Mal ganz unter uns linksextremen Dialektikern und anderen hegelischen Weltgeistern: Hast du das im Ernst geschrieben, Genossen Ernst? „Alternativen zu den Zumutungen des Finanzmarktkapitalismus“ – das ist, was die Linke mir anbietet bzw. als „umstürzlerische“ Idee zumutet?

Finanzmarktkapitalismus – für diese Wort hätte dich Karl Marx in den tiefsten Abgrund der kommunistischen Hölle verbannt und hätte noch persönlich das Feuer geschürt (weil das nur der kapitalistischen Hölle funktioniert).

Mit dem Kapitalismus ist es wie mit der Schwangerschaft – so ein bisschen herumdoktorn an den ehernen Gesetzen dieser Wirtschaftsform, was du „gestalten“ nennen würdest – das hilft gar nichts. Ware, Wert, variable und fixes Kapital, Profit, Akkumulation – diese hübschen Dinge sind einfach so, wie sie sind. Wenn man der heiligen Kuh des Kapitalismus nur so ein bisschen an den Eutern herumgrabscht, stellt das pfeilgrad das System in Frage. Stichworte: geistiges Eigentum, Urheberrecht. Schon mal davon gehört, Ernst?

„Diese Haltung ermöglicht es uns, in der Tradition der europäischen Arbeiter/innenbewegung ein einfaches Programm der Krisenabwehr für die Mehrheit zu formulieren.“ Rhabarber Rhabarber. Wer tut hier was und wer wen? fragte Genossen Lenin gewohnt kurz und knapp. Wer hält hier was? Die Haltung hält, nein, sie ermöglicht – sag mal, kennst du eigentlich ein einziges starkes deutsches Verb, Genosse Ernst? Agitatoren reden und schreiben wie Luther: Verben, Verben, Verben, Hauptsätze, Hauptsätze, Hauptsätze.

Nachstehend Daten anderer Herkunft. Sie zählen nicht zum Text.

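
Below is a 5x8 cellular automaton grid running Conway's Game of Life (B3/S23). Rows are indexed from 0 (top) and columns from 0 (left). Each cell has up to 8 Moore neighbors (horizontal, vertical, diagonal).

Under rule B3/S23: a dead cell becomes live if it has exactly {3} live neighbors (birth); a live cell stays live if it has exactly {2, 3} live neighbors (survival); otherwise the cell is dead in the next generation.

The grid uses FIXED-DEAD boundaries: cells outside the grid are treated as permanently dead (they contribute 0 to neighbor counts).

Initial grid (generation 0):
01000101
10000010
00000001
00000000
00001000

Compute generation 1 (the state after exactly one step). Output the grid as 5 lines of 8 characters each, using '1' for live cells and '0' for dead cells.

Answer: 00000010
00000011
00000000
00000000
00000000

Derivation:
Simulating step by step:
Generation 0 (given above): 7 live cells
Generation 1: 3 live cells
(generation 1 grid is the final answer)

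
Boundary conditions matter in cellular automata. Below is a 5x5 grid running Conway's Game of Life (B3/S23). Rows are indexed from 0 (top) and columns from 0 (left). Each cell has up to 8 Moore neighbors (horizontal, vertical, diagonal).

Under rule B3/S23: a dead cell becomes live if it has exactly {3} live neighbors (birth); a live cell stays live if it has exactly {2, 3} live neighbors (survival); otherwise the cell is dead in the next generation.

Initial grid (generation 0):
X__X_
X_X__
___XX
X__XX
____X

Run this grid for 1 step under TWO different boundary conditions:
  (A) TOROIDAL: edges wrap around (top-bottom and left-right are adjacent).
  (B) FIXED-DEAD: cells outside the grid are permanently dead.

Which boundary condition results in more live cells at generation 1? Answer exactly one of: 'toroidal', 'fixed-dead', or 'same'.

Answer: same

Derivation:
Under TOROIDAL boundary, generation 1:
XX_X_
XXX__
_XX__
X____
_____
Population = 9

Under FIXED-DEAD boundary, generation 1:
_X___
_XX_X
_XX_X
_____
___XX
Population = 9

Comparison: toroidal=9, fixed-dead=9 -> same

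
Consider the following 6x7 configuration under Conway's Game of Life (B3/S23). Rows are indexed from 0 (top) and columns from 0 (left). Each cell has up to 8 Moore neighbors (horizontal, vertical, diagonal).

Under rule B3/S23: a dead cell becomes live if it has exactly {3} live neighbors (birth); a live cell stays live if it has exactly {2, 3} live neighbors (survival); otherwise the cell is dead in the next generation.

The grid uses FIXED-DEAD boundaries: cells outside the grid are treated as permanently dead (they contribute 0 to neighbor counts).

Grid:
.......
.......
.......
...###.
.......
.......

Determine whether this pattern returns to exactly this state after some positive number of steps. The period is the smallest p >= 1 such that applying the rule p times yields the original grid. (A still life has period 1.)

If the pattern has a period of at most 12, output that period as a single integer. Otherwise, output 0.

Answer: 2

Derivation:
Simulating and comparing each generation to the original:
Gen 0 (original, given above): 3 live cells
Gen 1: 3 live cells, differs from original
Gen 2: 3 live cells, MATCHES original -> period = 2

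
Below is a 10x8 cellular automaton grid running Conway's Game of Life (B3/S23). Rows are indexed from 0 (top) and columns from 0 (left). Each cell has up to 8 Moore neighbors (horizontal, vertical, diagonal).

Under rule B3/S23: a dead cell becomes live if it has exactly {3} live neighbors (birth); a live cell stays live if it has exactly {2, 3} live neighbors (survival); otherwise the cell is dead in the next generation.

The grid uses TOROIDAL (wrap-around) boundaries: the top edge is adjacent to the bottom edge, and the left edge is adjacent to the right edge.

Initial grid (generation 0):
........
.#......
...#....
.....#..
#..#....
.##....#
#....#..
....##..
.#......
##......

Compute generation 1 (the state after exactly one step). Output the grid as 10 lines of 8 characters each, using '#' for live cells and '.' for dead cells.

Simulating step by step:
Generation 0 (given above): 15 live cells
Generation 1: 20 live cells
(generation 1 grid is the final answer)

Answer: ##......
........
........
....#...
###.....
.##....#
##..###.
....##..
##......
##......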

Revolutionäre ermöglichen keine Haltungen, die haben eine. Krisenabwehr: Was is denn dette, fragt die Berlinern. Steht das irgendwo im Kapital oder im kommunistischen Manifest?

Die Linken wie Genosse Ernst haben bisher Haltungen ermöglicst und Krisen abgewehrt, es kömmt aber darauf an, das System zu verändern, und nicht nur den Teil mit dem „Finanz“ davor.

Genosse Ernst, das ist ein blutleeres Geschreibsel, der Inhalt ist vage, es mangelt der starten Worte und Ideen – Funktionärsdeutsch des Grauens. Das Neue Deutschland tat ganz gut daran, das gleich mit Schwung in die Tonne zu treten.